ChineseNER
ChineseNER copied to clipboard
'utf-8' codec can't decode byte 0xa3 in position 0: invalid start byte
Traceback (most recent call last):
File "E:\python2.7\pycharm\PyCharm 4.5.5\helpers\pydev\pydevd.py", line 2358, in
我的是tensorflow 1.3版本,请问下大家有没有遇到类似问题?有何解决方法。
请问你解决了吗?
还没有,悲剧。
What's wrong with it?My tensorflow is 1.4.
I found this question can be solved as below:
in utils.py change as follows:
def test_ner(results, path): """ Run perl script to evaluate model """ output_file = os.path.join(path, "ner_predict.utf8") with open(output_file, "w", encoding='utf8') as f: to_write = [] for block in results: for line in block: to_write.append(line + "\n") to_write.append("\n") f.writelines(to_write) eval_lines = return_report(output_file) return eval_lines
The reason is that only when you write the file use "utf8" can you open the file use "utf8", and it have nothing to do with the tensorflow version.
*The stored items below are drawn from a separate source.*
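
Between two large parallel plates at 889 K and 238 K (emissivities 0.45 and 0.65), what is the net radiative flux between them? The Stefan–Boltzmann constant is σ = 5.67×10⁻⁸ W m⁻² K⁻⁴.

q ≈ 12800 W/m²

For two large parallel gray plates, q = σ(T₁⁴ − T₂⁴) / (1/ε₁ + 1/ε₂ − 1).
1/ε₁ + 1/ε₂ − 1 = 1/0.45 + 1/0.65 − 1 = 2.761.
T₁⁴ − T₂⁴ = 6.25×10^11 − 3.21×10^9 = 6.21×10^11 K⁴.
q = 5.67×10⁻⁸ × 6.21×10^11 / 2.761 = 12800 W/m².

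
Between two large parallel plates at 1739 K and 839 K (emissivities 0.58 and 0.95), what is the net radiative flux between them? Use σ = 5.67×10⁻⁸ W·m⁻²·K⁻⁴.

q ≈ 2.76×10^5 W/m²

For two large parallel gray plates, q = σ(T₁⁴ − T₂⁴) / (1/ε₁ + 1/ε₂ − 1).
1/ε₁ + 1/ε₂ − 1 = 1/0.58 + 1/0.95 − 1 = 1.777.
T₁⁴ − T₂⁴ = 9.15×10^12 − 4.96×10^11 = 8.65×10^12 K⁴.
q = 5.67×10⁻⁸ × 8.65×10^12 / 1.777 = 2.76×10^5 W/m².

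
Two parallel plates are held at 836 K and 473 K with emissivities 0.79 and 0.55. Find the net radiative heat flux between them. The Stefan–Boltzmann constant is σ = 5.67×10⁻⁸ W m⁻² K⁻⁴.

q ≈ 11900 W/m²

For two large parallel gray plates, q = σ(T₁⁴ − T₂⁴) / (1/ε₁ + 1/ε₂ − 1).
1/ε₁ + 1/ε₂ − 1 = 1/0.79 + 1/0.55 − 1 = 2.084.
T₁⁴ − T₂⁴ = 4.88×10^11 − 5.01×10^10 = 4.38×10^11 K⁴.
q = 5.67×10⁻⁸ × 4.38×10^11 / 2.084 = 11900 W/m².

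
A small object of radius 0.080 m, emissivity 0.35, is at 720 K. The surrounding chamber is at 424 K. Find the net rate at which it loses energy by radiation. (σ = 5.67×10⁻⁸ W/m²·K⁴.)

Q ≈ 377 W

A = 4πr² = 4π × (0.080)² = 0.0804 m².
Q = εσA(T⁴ − T_s⁴). T⁴ − T_s⁴ = (720)⁴ − (424)⁴ = 2.69×10^11 − 3.23×10^10 = 2.36×10^11 K⁴.
Q = 0.35 × 5.67×10⁻⁸ × 0.0804 × 2.36×10^11 = 377 W.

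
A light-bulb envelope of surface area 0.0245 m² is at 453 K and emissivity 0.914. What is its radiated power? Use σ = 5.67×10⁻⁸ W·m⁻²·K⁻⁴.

P ≈ 53.5 W

Stefan–Boltzmann: P = εσAT⁴ = 0.914 × 5.67×10⁻⁸ × 0.0245 × (453)⁴ = 0.914 × 5.67×10⁻⁸ × 0.0245 × 4.21×10^10.
P = 53.5 W.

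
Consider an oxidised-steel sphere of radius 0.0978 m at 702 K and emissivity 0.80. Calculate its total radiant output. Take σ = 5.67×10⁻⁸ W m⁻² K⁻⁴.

A = 4πr² = 4π × (0.0978)² = 0.120 m².
P = εσAT⁴ = 0.80 × 5.67×10⁻⁸ × 0.120 × (702)⁴ = 0.80 × 5.67×10⁻⁸ × 0.120 × 2.43×10^11.
P = 1320 W.

P ≈ 1320 W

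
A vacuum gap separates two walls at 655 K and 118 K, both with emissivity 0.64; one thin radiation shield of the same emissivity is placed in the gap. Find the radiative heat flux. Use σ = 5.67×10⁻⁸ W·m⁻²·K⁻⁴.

Each of the 2 gaps contributes resistance (2/ε − 1) = 2/0.64 − 1 = 2.125; total = 4.250.
q = σ(T₁⁴ − T₂⁴) / 4.250 = 5.67×10⁻⁸ × 1.84×10^11 / 4.250 = 2450 W/m².

q ≈ 2450 W/m²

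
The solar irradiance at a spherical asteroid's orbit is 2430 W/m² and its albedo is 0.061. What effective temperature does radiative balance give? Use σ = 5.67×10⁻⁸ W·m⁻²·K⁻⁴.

Power absorbed = (1−a)S·πR²; power emitted = 4πR²σT⁴. Equating and cancelling πR²:
T = ((1−a)S / 4σ)^(1/4) = (2280 / (4 × 5.67×10⁻⁸))^(1/4) = (1.01×10^10)^(1/4).
T = 317 K.

T ≈ 317 K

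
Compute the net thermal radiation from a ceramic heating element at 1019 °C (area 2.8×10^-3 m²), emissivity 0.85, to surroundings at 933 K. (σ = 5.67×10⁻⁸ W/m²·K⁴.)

Convert: 1019 °C = 1292 K.
Q = εσA(T⁴ − T_s⁴). T⁴ − T_s⁴ = (1292)⁴ − (933)⁴ = 2.79×10^12 − 7.58×10^11 = 2.03×10^12 K⁴.
Q = 0.85 × 5.67×10⁻⁸ × 2.80×10^-3 × 2.03×10^12 = 274 W.

Q ≈ 274 W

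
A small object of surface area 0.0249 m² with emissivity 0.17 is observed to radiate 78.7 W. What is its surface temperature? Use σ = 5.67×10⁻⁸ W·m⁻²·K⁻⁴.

From P = εσAT⁴, T = (P / εσA)^(1/4) = (78.7 / (0.17 × 5.67×10⁻⁸ × 0.0249))^(1/4).
T = (3.28×10^11)^(1/4) = 757 K.

T ≈ 757 K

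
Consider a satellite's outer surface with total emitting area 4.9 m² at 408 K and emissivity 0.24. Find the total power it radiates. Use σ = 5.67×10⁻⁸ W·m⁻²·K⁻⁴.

P = εσAT⁴ = 0.24 × 5.67×10⁻⁸ × 4.90 × (408)⁴ = 0.24 × 5.67×10⁻⁸ × 4.90 × 2.77×10^10.
P = 1850 W.

P ≈ 1850 W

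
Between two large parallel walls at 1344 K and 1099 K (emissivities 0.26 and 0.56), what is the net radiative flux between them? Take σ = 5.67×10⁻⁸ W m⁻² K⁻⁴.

For two large parallel gray plates, q = σ(T₁⁴ − T₂⁴) / (1/ε₁ + 1/ε₂ − 1).
1/ε₁ + 1/ε₂ − 1 = 1/0.26 + 1/0.56 − 1 = 4.632.
T₁⁴ − T₂⁴ = 3.26×10^12 − 1.46×10^12 = 1.80×10^12 K⁴.
q = 5.67×10⁻⁸ × 1.80×10^12 / 4.632 = 22100 W/m².

q ≈ 22100 W/m²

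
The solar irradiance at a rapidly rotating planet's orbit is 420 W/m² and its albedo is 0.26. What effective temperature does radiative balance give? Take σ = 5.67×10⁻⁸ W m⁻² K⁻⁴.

Power absorbed = (1−a)S·πR²; power emitted = 4πR²σT⁴. Equating and cancelling πR²:
T = ((1−a)S / 4σ)^(1/4) = (311 / (4 × 5.67×10⁻⁸))^(1/4) = (1.37×10^9)^(1/4).
T = 192 K.

T ≈ 192 K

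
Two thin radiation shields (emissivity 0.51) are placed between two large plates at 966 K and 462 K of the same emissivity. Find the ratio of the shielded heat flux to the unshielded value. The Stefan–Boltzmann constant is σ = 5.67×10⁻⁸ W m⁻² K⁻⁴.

With N identical shields there are N+1 = 3 gaps in series, each with the same radiative resistance, so the flux falls to 1/(N+1) of its unshielded value.

ratio ≈ 0.333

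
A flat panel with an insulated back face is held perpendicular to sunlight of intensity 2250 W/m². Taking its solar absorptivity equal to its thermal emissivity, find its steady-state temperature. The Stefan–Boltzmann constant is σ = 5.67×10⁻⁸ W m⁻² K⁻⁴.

T ≈ 446 K

Absorbed flux αS = emitted flux εσT⁴ (one radiating face); with α = ε, T = (S/σ)^(1/4).
T = (2250 / 5.67×10⁻⁸)^(1/4) = (3.97×10^10)^(1/4).
T = 446 K.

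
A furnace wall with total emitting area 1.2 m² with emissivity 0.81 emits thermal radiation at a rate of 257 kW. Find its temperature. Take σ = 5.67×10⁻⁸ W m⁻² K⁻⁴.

T ≈ 1470 K

From P = εσAT⁴, T = (P / εσA)^(1/4) = (2.57×10^5 / (0.81 × 5.67×10⁻⁸ × 1.20))^(1/4).
T = (4.66×10^12)^(1/4) = 1470 K.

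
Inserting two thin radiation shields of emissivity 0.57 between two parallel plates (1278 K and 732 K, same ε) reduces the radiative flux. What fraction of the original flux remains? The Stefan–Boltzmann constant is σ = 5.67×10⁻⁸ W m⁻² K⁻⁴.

ratio ≈ 0.333

With N identical shields there are N+1 = 3 gaps in series, each with the same radiative resistance, so the flux falls to 1/(N+1) of its unshielded value.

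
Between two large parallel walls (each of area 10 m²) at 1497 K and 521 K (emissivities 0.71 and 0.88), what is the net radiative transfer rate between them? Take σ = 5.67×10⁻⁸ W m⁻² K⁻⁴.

Q ≈ 1.82×10^6 W

For two large parallel gray plates, q = σ(T₁⁴ − T₂⁴) / (1/ε₁ + 1/ε₂ − 1).
1/ε₁ + 1/ε₂ − 1 = 1/0.71 + 1/0.88 − 1 = 1.545.
T₁⁴ − T₂⁴ = 5.02×10^12 − 7.37×10^10 = 4.95×10^12 K⁴.
q = 5.67×10⁻⁸ × 4.95×10^12 / 1.545 = 1.82×10^5 W/m².
Q = q·A = 1.82×10^5 × 10 = 1.82×10^6 W.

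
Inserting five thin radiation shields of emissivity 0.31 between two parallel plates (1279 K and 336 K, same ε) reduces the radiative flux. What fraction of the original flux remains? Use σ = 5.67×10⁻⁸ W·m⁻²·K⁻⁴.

With N identical shields there are N+1 = 6 gaps in series, each with the same radiative resistance, so the flux falls to 1/(N+1) of its unshielded value.

ratio ≈ 0.167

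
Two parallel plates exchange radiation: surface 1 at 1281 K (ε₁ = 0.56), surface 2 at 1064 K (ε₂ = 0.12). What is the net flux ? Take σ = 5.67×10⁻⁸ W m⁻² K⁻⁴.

q ≈ 8770 W/m²

For two large parallel gray plates, q = σ(T₁⁴ − T₂⁴) / (1/ε₁ + 1/ε₂ − 1).
1/ε₁ + 1/ε₂ − 1 = 1/0.56 + 1/0.12 − 1 = 9.119.
T₁⁴ − T₂⁴ = 2.69×10^12 − 1.28×10^12 = 1.41×10^12 K⁴.
q = 5.67×10⁻⁸ × 1.41×10^12 / 9.119 = 8770 W/m².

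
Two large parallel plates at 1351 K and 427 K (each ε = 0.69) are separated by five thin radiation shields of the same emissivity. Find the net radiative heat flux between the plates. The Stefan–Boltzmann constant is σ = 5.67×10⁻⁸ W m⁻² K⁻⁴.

Each of the 6 gaps contributes resistance (2/ε − 1) = 2/0.69 − 1 = 1.899; total = 11.39.
q = σ(T₁⁴ − T₂⁴) / 11.39 = 5.67×10⁻⁸ × 3.30×10^12 / 11.39 = 16400 W/m².

q ≈ 16400 W/m²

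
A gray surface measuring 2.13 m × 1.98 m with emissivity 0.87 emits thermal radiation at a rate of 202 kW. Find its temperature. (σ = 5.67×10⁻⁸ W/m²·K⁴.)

A = 2.13 × 1.98 = 4.22 m².
From P = εσAT⁴, T = (P / εσA)^(1/4) = (2.02×10^5 / (0.87 × 5.67×10⁻⁸ × 4.22))^(1/4).
T = (9.71×10^11)^(1/4) = 993 K.

T ≈ 993 K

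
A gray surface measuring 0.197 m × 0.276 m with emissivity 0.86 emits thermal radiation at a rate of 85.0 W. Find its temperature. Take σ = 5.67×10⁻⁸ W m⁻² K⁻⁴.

T ≈ 423 K

A = 0.197 × 0.276 = 0.0544 m².
From P = εσAT⁴, T = (P / εσA)^(1/4) = (85.0 / (0.86 × 5.67×10⁻⁸ × 0.0544))^(1/4).
T = (3.21×10^10)^(1/4) = 423 K.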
@yyHaker ,good job, it help me solved this problem,thanks
UnicodeDecodeError: 'utf-8' codec can't decode byte 0xa3 in position 0: invalid start byte
2018-02-02 12:08:27,160 - log\train.log - INFO - iteration:1 step:1000/1044, NER loss: 5.380470 2018-02-02 12:08:36,132 - log\train.log - INFO - evaluate:dev Traceback (most recent call last): 运行到这还是那个编码问题,你们遇到了吗?
This is still the encoding problem, you can debug to find the encoding problem
@yyHaker Thanks!
This is a encoding problem. If you coding in Linux ,please trans the coding by Notepad++.But ,if you coding in Windows ,Please use this : import codecs with codecs.open(filename, 'r', 'utf-8') as f: #this is your process
it is very easy. You just need to change the 'utf-8' to 'gbk' in the 'return_report' of 'utils.py'.